Last Thursday, I began writing my next blog–a discussion about the hard decisions a writer has to make when committing to a memoir. How do we protect our dignity yet still tell the truth–or at least keep the fictionalized version to a minimum? I’ll post that soon, but in the meantime, a complaint about distraction (or why that blog still isn’t finished).
Everything about a warmer clime calls to me right now. First, you have to know that for the past ten years, we’ve lived in a rural setting; our house sits on a hill eleven miles from the closest town. Living out here was fun, initially, but circumstances change with professional demands.
On Friday morning, the weather reports were dire: freezing temperatures, snow accumulation, hazardous roads. Not different from what other areas were experiencing, but a bit more worrisome here, since we are serviced by a twisting, county road that doesn’t get first priority for plowing or sanding. Snowed in really means just that.
In keeping with Murphy’s Law, about 2 hours after my partner left last Friday (with his band for an out-of-state gig), the power went off while I was outside sweeping snow off the steps and cars. Naturally, I called the power company, since there is a fuse that goes out about once a month at a small church located a quarter of mile from here. Usually they fix it and we’re good until the next squirrel or bird attacks that particular fuse box.

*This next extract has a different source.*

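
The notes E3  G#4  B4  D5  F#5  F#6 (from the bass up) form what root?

Reordering E, G#, B, D, F# into stacked thirds gives E–G#–B–D–F#; the bottom of that stack, E, is the root.

E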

Thirty minutes later, two really huge power trucks (the kind with pole rigs) show up in my driveway (digging a significant rut) and two burly guys get out and investigate the outside fuse box, the transformer on the pole, etc. They conclude it might be in the inside breaker box. They hesitate to come in because their boots are snowy/muddy.
I point out to them that this is an all-electric house; I will be alone here three days; the pipes will likely freeze; I have a damn cat that I can’t haul into a hotel in town; thus, my floors and their boots are at the bottom of my priorities. Just get the bloody power back on. I knew where the new power box was, but it didn’t have a main switch so there must be another one. I call my partner on his cell and, although he was somewhere between Nashville and Chattanooga by then, in a van with noisy musicians, he heard his phone and, miraculously, answered.
With my new knowledge, I lead “Muddy Boots” into my resident musician’s room and prepare to find the electric box in his closet. But first I have to unload it because he uses the closet in the other bedroom for clothes and this one is stacked with music shit. Okay, we find the box, the main switch has tripped, “Muddy Boots” restores it and I have power, but he warns me the switch is old and can “go at any time,” to which, showing remarkable restraint, I say, “Okay” instead of “Simply fxxxing lovely.”
So far, the power is on and my floors are mopped clean. I’ll get to that other blog yet.